I’m still trying to learn how to use the Diagnostic and Statistical Manual (DSM)-5 and just found out that the diagnostic category Dementia was removed. It’s been replaced by the 3 word term, “Major Neurocognitive Disorder.” He strongly advises against its use.
Why is delirium not a “major neurocognitive disorder”? I’m having a little trouble seeing why replacing one word with three makes any sense when this is unlikely to change our clinical management in any substantial way.
I should probably also tell you that the DSM-5 category “Minor Neurocognitive Disorder” doesn’t really impress Dr. Allen Frances, who wrote “Essentials of Psychiatric Diagnosis: Responding to the Challenge of DSM-5” . And he still uses the word “dementia.”
If physicians have had a difficult time opening and having the difficult conversation of what dementia means to their patients, and just what can be done about it, how does creating a three word term make it easier?
“You have Major Neurocognitive Disorder.”
“Oh my god, that sounds terrible, Major Neurocognitive Disorder. Does that mean I’m crazy?”
“Er, no. We used to call it “dementia.”
“Oh, yeah. My grandmother had that.”
I’m not saying that Major Neurocognitive Disorder (soon to be shortened to MND, no doubt) might not be an improvement in reconceptualizing the diseases in this category, at least for clinicians. I just wonder how much it changes what the diseases mean to patients and their families and what we do for them. The word “dementia” is at least recognizable.
I asked a couple of colleagues what they thought of the change, and got some interesting train-of-thought responses:
There was a well-intended thought (but I never agreed) that “dementia” was a frightening term and stigmatizing like “retardation” – so the idea was to avoid it…. BUT my personal view is that the result is confusion for both the field and our patients! So I will keep using the term dementia!
…it’s just the latest in a series of name changes, I like this one better than previous…“Dementia” is so tied to “loss of memory”, and there are progressive-cognitive-loss syndromes which are devastating and don’t include much memory loss. This is a more inclusive term, and one that lets me look judges and lawyers in the eye and say yes, it’s a real disorder.
...colloquially I will use “dementia”, but I do like neurocognitive disorder a whole lot better than “organic brain syndrome” or “primary degenerative dementia” or whatever.
“organic brain syndrome” means both the patient and the doctor have stopped thinking. Just a historical note.
I entirely agree …that for purposes of communicating with other fields and attorneys – it does sound much more like a “real disorder” to use “neurocognitive” – the only flip side is that to families and patients it will be confusing and vague doctor-speak. Also … I think it is amusing to consider whether this is a cognitive disorder that is not “neurocognitive”? So is the “neuro” necessary to distinguish it from a “peripheral” cognitive disorder? Or a viscero-cognitive disorder or what?
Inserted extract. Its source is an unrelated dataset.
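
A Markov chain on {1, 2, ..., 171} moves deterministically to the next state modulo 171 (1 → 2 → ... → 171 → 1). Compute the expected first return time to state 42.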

My concern is with frontal “dementia”—which doesn’t have memory loss, and is therefore a hard sell (I am thinking of the 4 hour appeal hearing on one of my frontal dementia patients—their expert witness, a neurologist in private practice, couldn’t see it). If I can say yes, we call it “dementia” shorthand, but the official book says this syndrome with no memory loss but very impaired social/etc functioning IS a disorder, well, life is easier; we may get more attention to this devastating form of dementia, etc. Families are just confused by “Alzheimer’s” vs “dementia” vs “Dad still talks about the 1950s” etc.
I was also a little puzzled about the change of “Somatization Disorder” to “Somatic Symptom Disorder.” Changing the name did not change how I talk to patients and families about it and what I tell primary care physicians to do about it–or more properly, what not to do, i.e., referrals to multiple specialists, invasive procedures, prescriptions for many drugs with toxic and addictive potential, all in a misguided attempt to fix it.
This whole thing reminded me of Will Strunk’s book, The Elements of Style . In the section on Elementary Principles of Composition, there are guidelines on how to “Omit Needless Words.” Strunk says,
“A sentence should contain no unnecessary words, a paragraph no unnecessary sentences, for the same reason that a drawing should have no unnecessary lines and a machine no unnecessary parts. This requires not that the writer make all his sentences short, or that he avoid all detail and treat his subjects only in outline, but that every word tell.”
Maybe we have too many words.
1. Frances, A., MD (2013). Essentials of Psychiatric Diagnosis: Responding to the Challenge of DSM-5. New York, The Guilford Press.
2. Strunk, W. and E. B. White (2009). The elements of style. New York, Pearson Longman.